TOKYO: Tokyo stocks soared 0.67 percent on Thursday due to declining dollar against yen and ending of stimulus by US Federal Reserve.
The Nikkei 225 index at the Tokyo Stock Exchange climbed 104.29 points to 15,658.20, while the Topix index of all first-section issues was up 0.65 percent, or 8.26 points, at 1,278.90.
After a two-day meeting the US central bank’s policy committee said it would bring an end to six years of monetary easing as the economy gets back on track. It also said it would keep interest rates at record lows for “a considerable time” after the end of the bond-buying programme.
The greenback was up at 109.13 yen in Tokyo Thursday, up from 108.90 yen in New York, and sharply higher than the 108.12 yen in Tokyo earlier Wednesday. A weaker yen is a plus for shares of Japanese exporters as it makes them more competitive overseas and inflates repatriated income.

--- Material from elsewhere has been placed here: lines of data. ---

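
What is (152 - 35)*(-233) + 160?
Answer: -27101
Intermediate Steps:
(152 - 35)*(-233) + 160 = 117*(-233) + 160 = -27261 + 160 = -27101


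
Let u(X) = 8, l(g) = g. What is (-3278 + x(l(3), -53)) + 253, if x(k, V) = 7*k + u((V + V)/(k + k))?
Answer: -2996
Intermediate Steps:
x(k, V) = 8 + 7*k (x(k, V) = 7*k + 8 = 8 + 7*k)
(-3278 + x(l(3), -53)) + 253 = (-3278 + (8 + 7*3)) + 253 = (-3278 + (8 + 21)) + 253 = (-3278 + 29) + 253 = -3249 + 253 = -2996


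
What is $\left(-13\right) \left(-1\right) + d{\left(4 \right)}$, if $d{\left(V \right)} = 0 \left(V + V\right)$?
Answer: $13$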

Nintendo shares rose 1.03 percent to 11,235.0 yen — after surging more than seven percent in earlier trade — after the videogame giant said first-half net profit jumped as a sharply weaker yen offset slowing sales.
Skymark Airlines dropped 6.39 percent to 205.0 yen after a report in the leading Nikkei business daily that said the struggling carrier was likely to post a net loss of more than 10 billion yen in its fiscal year to March.